Pairing wine with fall flavors

Let’s be honest, there’s really only one good reason to celebrate kissing the summer months goodbye, and that’s the return of our favorite fall flavors. After three months of endless rosé and high acid whites, we’re ready to welcome back reds and and revel in some savory food and wine pairings. As the weather chills down, the kitchen turns up with these faultless fall wine pairings for all of your favorite ingredients.

Pecans – Oregon Pinot Noir

Walnuts in dessert breads, almonds in salads, and peanuts at ball games–where have all the pecans gone? Pecans are one of those underrated nuts that seem to sneak their way into our diets only in the last months of the year; however, this savory snack pairs perfectly with a lighter bodied red, specifically Pinot Noir from Oregon. Next time you host a happy hour, place a bowl of these babies on the table with your bottle of Willamette Pinot–your guests will thank you.

Brussel Sprouts – Chardonnay from Macon Fuissé or Macon Villages

The once “most detested vegetable” in history is finally getting some positive press. No one loves brussels sprouts in the raw, but drizzled with some olive oil and roasted in the oven until golden brown is a whole other story. The robust flavor profile of roasted brussels sprouts comes alive when paired with a bottle of lightly oaked Chardonnay from the Macon region of Burgundy. Inexpensive and healthy? We’ll take two.

Cranberry – Zinfandel from California

If there’s one single red that gets us pumped for chilly weather, it’s Zinfandel. Despite suffering a bad rep from the White Zinfandel craze of the late twentieth century, red Zinfandel is an ideal fall red. The juicy, lightly spiced notes of a California Zin pair impeccably with the sweet yet tart characteristics of cranberry. Sauce, dried, in a salad, however you like, served alongside Zin, your dish will shine.

Apple – Chenin Blanc

There is no tasting note more synonymous with Chenin Blanc from the Loire Valley than all things apple. Tart, yet sweet, residual sugar or not, this grape shines all over the spectrum in the terroirs of the Loire Valley. There’s truly a Chenin perfectly suited for all of your apple needs. Pairing with sweet apple desserts such as pies or tarts? Search for a Coteaux du Layon, a rich dessert wine made from botrytized Chenin Blanc. Looking for a drier option? Check out the sparklings from Vouvray, which come in all levels of dry to sweet.

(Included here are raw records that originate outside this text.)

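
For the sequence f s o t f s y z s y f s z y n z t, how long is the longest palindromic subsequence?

9

One longest palindromic subsequence is tyzsfszyt (positions 4,7,8,9,11,12,13,14,17); it reads the same forward and backward, and the interval DP gives dp[1][17] = 9.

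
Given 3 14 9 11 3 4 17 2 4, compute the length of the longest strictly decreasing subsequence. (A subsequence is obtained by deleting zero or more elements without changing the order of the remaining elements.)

4

Let dp[i] be the longest decreasing subsequence ending at position i. Then dp = [1, 1, 2, 2, 3, 3, 1, 4, 3].
The maximum is 4; one witness is 14, 9, 3, 2 at positions 2,3,5,8.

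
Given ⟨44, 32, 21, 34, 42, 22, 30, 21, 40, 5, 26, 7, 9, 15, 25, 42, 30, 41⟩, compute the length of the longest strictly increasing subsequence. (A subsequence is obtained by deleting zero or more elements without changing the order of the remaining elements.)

7

Let dp[i] be the longest increasing subsequence ending at position i. Then dp = [1, 1, 1, 2, 3, 2, 3, 1, 4, 1, 3, 2, 3, 4, 5, 6, 6, 7].
The maximum is 7; one witness is 5, 7, 9, 15, 25, 30, 41 at positions 10,12,13,14,15,17,18.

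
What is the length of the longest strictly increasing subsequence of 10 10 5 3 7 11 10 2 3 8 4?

3

One longest increasing subsequence is 5, 7, 11 (positions 3,5,6), of length 3; no longer one exists.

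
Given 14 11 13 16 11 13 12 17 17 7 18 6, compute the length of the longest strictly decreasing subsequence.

Let dp[i] be the longest decreasing subsequence ending at position i. Then dp = [1, 2, 2, 1, 3, 2, 3, 1, 1, 4, 1, 5].
The maximum is 5; one witness is 14, 13, 11, 7, 6 at positions 1,3,5,10,12.

5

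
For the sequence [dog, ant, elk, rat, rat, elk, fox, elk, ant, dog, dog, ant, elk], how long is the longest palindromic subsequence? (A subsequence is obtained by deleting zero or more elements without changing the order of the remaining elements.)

8

One longest palindromic subsequence is dog ant elk rat rat elk ant dog (positions 1,2,3,4,5,8,9,11); it reads the same forward and backward, and the interval DP gives dp[1][13] = 8.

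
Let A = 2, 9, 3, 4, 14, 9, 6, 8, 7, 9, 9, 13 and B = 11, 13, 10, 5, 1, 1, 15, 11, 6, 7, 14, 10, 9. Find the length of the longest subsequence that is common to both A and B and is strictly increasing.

3

A longest common strictly increasing subsequence is 6, 7, 9 (length 3); it appears in order in both A and B, and no longer such subsequence exists.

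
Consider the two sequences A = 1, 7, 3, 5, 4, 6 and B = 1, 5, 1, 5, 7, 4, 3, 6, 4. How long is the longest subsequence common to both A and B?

A longest common subsequence is 1, 7, 3, 4 (length 4); the LCS DP confirms no longer common subsequence exists.

4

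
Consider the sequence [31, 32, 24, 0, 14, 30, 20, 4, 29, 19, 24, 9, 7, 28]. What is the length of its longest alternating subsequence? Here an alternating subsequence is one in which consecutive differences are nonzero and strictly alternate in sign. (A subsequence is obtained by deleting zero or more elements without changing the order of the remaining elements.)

Track the best alternating length ending on an up-step vs a down-step at each position: up/down = 1/1, 2/1, 1/3, 1/3, 4/3, 4/3, 4/5, 4/5, 6/5, 6/7, 8/7, 6/9, 6/9, 10/7.
The maximum over both is 10; one such subsequence is 31, 32, 24, 30, 20, 29, 19, 24, 9, 28.

10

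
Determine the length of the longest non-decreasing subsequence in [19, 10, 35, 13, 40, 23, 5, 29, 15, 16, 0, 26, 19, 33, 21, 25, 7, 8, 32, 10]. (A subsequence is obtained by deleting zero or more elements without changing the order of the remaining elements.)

Let dp[i] be the longest non-decreasing subsequence ending at position i. Then dp = [1, 1, 2, 2, 3, 3, 1, 4, 3, 4, 1, 5, 5, 6, 6, 7, 2, 3, 8, 4].
The maximum is 8; one witness is 10, 13, 15, 16, 19, 21, 25, 32 at positions 2,4,9,10,13,15,16,19.

8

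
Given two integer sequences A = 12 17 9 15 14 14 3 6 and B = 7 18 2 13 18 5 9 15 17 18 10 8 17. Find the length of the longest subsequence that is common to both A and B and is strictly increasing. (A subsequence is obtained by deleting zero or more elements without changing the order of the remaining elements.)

For each value that appears in both, track the longest common increasing run ending there.
The best achievable length is 2; one witness is 9, 15 (A-positions 3,4, B-positions 7,8).

2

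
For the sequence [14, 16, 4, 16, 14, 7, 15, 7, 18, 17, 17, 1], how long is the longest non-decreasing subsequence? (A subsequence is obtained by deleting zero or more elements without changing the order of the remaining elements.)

5

Let dp[i] be the longest non-decreasing subsequence ending at position i. Then dp = [1, 2, 1, 3, 2, 2, 3, 3, 4, 4, 5, 1].
The maximum is 5; one witness is 14, 16, 16, 17, 17 at positions 1,2,4,10,11.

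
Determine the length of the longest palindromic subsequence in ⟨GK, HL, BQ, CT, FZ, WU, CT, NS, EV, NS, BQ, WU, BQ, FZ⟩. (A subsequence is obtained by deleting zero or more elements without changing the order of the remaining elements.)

Using dp[i][j] = 2 + dp[i+1][j−1] if the ends match, else max(dp[i+1][j], dp[i][j−1]):
dp[1][14] = 7. A witness is FZ WU NS EV NS WU FZ at positions 5,6,8,9,10,12,14.

7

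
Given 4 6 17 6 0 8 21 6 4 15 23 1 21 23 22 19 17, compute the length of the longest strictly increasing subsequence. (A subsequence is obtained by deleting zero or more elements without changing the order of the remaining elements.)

Scanning left to right, the best length ending at each element is: 4→1, 6→2, 17→3, 6→2, 0→1, 8→3, 21→4, 6→2, 4→2, 15→4, 23→5, 1→2, 21→5, 23→6, 22→6, 19→5, 17→5.
So the longest increasing subsequence has length 6, e.g. 4, 6, 8, 15, 21, 23.

6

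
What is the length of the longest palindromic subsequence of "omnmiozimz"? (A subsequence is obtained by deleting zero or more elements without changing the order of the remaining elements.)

Using dp[i][j] = 2 + dp[i+1][j−1] if the ends match, else max(dp[i+1][j], dp[i][j−1]):
dp[1][10] = 5. A witness is mizim at positions 4,5,7,8,9.

5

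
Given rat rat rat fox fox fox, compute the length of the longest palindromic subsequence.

One longest palindromic subsequence is fox fox fox (positions 4,5,6); it reads the same forward and backward, and the interval DP gives dp[1][6] = 3.

3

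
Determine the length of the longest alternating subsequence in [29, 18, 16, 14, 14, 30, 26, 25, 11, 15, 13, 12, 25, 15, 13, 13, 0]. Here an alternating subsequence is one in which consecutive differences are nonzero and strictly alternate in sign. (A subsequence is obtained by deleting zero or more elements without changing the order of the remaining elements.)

8

Track the best alternating length ending on an up-step vs a down-step at each position: up/down = 1/1, 1/2, 1/2, 1/2, 1/2, 3/1, 3/4, 3/4, 1/4, 5/4, 5/6, 5/6, 7/4, 7/8, 7/8, 7/8, 1/8.
The maximum over both is 8; one such subsequence is 29, 18, 30, 11, 15, 13, 25, 15.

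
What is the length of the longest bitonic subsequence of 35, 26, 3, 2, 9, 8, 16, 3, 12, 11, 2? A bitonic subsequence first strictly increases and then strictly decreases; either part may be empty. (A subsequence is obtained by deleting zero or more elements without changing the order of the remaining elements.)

Let inc[i] be the LIS ending at i and dec[i] the longest strictly decreasing subsequence starting at i. inc = [1, 1, 1, 1, 2, 2, 3, 2, 3, 3, 1], dec = [6, 5, 2, 1, 4, 3, 4, 2, 3, 2, 1].
max_i inc[i]+dec[i]−1 = 6, with one witness 35, 26, 16, 12, 11, 2.

6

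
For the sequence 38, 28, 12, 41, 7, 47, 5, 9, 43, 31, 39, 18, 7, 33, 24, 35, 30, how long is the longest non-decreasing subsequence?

5

Let dp[i] be the longest non-decreasing subsequence ending at position i. Then dp = [1, 1, 1, 2, 1, 3, 1, 2, 3, 3, 4, 3, 2, 4, 4, 5, 5].
The maximum is 5; one witness is 7, 9, 31, 33, 35 at positions 5,8,10,14,16.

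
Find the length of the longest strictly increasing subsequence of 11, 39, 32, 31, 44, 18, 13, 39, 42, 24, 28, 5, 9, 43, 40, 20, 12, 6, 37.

Let dp[i] be the longest increasing subsequence ending at position i. Then dp = [1, 2, 2, 2, 3, 2, 2, 3, 4, 3, 4, 1, 2, 5, 5, 3, 3, 2, 5].
The maximum is 5; one witness is 11, 32, 39, 42, 43 at positions 1,3,8,9,14.

5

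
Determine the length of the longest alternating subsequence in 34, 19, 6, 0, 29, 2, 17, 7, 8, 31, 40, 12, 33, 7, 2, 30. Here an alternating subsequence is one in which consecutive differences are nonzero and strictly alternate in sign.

11

Track the best alternating length ending on an up-step vs a down-step at each position: up/down = 1/1, 1/2, 1/2, 1/2, 3/2, 3/4, 5/4, 5/6, 7/6, 7/2, 7/1, 7/8, 9/8, 5/10, 3/10, 11/10.
The maximum over both is 11; one such subsequence is 34, 19, 29, 2, 17, 7, 31, 12, 33, 7, 30.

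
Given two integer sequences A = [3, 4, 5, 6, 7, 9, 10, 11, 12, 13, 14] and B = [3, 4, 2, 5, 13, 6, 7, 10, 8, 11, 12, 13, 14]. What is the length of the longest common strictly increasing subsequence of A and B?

For each value that appears in both, track the longest common increasing run ending there.
The best achievable length is 10; one witness is 3, 4, 5, 6, 7, 10, 11, 12, 13, 14 (A-positions 1,2,3,4,5,7,8,9,10,11, B-positions 1,2,4,6,7,8,10,11,12,13).

10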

Kale – Grüner Veltliner from Austria or Picpoul de Pinet

No need to kiss those high acid summer whites goodbye just yet! Kale, oftentimes seen as impossible in the food-wine pairing world, actually benefits from zingy acidity found in certain whites, such as Gruner-Veltliner from Austria or Picpoul de Pinet from the Languedoc Roussillon. The latter, literally translating to “lip stinging” from the local dialect, displays lemon-like flavor profiles with an acidity that cuts through the bitterness associated with the leafy green. If the kale here implies that we’re saving calories by having salad for dinner, we’ll take a bottle of each white, please.

Fig – Australian Shiraz or Alsatian Pinot Gris

We love the versatility of figs; not only do they do well with an array of accompanying ingredients, but their flavor profiles are so diverse when paired with various wines. For a heartier fig and wine pairing, grab an aged Gouda and jammy, Australian Shiraz for a full-bodied fall fiesta. For a lighter, slightly sweet touch, look to Alsace for an off-dry Pinot Gris to perfectly complement the sugars of the fruit–even more heavenly when a dab of goat cheese is brought into the mix.

Butternut Squash – Viognier

Could there be a more quintessential fall ingredient than butternut squash? While also a chameleon for food and wine pairing, we love a solid butternut squash dish with a New-World Viognier. Look to California or Australia for this full-bodied white; the honeyed, floral notes of the wine are heavenly with this hearty vegetable, whether it’s in spaghetti, ravioli, or soup form.